Ten checkers numbered 1 – 10 are lined up as shown in the figure below. Your objective is to create five piles of two checkers each in only five moves. On each move a single checker must “jump” exactly two checkers (in either direction) and land on the next single checker. The two jumped checkers may be two single checkers side-by-side or a stacked pair.
Hints:
Try to use 10 pennies represent checker 1, 2, 3, 4, 5, 6, 7, 8, 9, 10.
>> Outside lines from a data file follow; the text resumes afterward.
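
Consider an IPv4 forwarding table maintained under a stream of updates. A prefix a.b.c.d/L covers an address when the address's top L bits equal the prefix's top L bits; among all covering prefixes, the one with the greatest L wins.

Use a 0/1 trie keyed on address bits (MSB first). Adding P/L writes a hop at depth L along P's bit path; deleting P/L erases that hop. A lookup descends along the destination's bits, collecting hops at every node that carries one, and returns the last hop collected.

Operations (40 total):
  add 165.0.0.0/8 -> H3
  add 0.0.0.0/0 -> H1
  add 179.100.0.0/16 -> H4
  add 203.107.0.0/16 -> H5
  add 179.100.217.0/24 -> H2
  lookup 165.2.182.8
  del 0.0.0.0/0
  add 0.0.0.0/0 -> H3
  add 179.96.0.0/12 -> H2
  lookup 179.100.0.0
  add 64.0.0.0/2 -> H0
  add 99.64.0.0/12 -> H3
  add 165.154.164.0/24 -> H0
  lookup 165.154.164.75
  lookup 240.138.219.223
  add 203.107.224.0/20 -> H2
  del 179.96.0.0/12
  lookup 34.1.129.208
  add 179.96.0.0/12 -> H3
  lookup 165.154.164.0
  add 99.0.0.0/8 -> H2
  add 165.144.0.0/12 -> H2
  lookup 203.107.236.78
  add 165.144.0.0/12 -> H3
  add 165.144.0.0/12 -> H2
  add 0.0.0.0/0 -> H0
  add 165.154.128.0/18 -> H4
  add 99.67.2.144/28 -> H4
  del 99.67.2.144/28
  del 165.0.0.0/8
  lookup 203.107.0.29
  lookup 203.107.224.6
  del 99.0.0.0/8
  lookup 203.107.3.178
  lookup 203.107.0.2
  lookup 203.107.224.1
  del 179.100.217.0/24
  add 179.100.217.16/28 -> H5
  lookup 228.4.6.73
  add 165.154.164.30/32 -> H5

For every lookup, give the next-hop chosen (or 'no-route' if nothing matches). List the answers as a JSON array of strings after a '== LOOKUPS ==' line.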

examples: checker 1 was on top checkers 3 and so on.....
Have fun with it.
I think this will help you to solve it, thanks for interested in.
I will unlock this thread on the 1st of October (assuming I remember), and
if there are no correct solutions within 24 hours I will post one of the solutions.
Gratis clue: the gaps left by checkers that have jumped are not significant
and are to be treated as though they are not there.
RonL
I have reopened this early as I may not be around to do this
when I said I would.
This is a variant of the eight coins problem.
1. Start by jumping checker 7 over 8 and 9 onto 10.
Now we are left with an eight checker problem with checkers 1, 2, 3, 4,
5, 6, 8, 9
.
2. jump 4 over 5&6 onto 8
3. jump 6 over 5&3 onto 2
4. jump 3 over stack with 6&2 onto 1
5. jump 5 over stack with 4&8 onto 9.
(note the gaps between checkers left by jumps are ignored for subsequent
moves)
This generalises to any even number of checkers >=8. It is fairly easy
to show that there is no solution for 6 or fewer checker.
RonL
my solution is:
step 1: let checker 7 jumps over 8 & 9 onto 10
1 , 2, 3, 4, 5, 6, 8, 9, 7/10
step2: jump checker 5 over 3 & 4 onto 2
1, 5/2, 3, 4, 6, 8, 9, 7/10
step 3: jump 3 over 4 & 6 onto 8
1, 5/2, 4, 6, 3/8, 9, 7/10
step 4: jump 9 over 3/8 onto 6
1, 5/2, 4, 9/6, 3/8, 7/10
step 5: the last move will jump the checker 1 over 5/2 onto 4.
I hope this will be the same as yours. No arguments huh ? Let's others opinions. Thanks anyways Captainblack.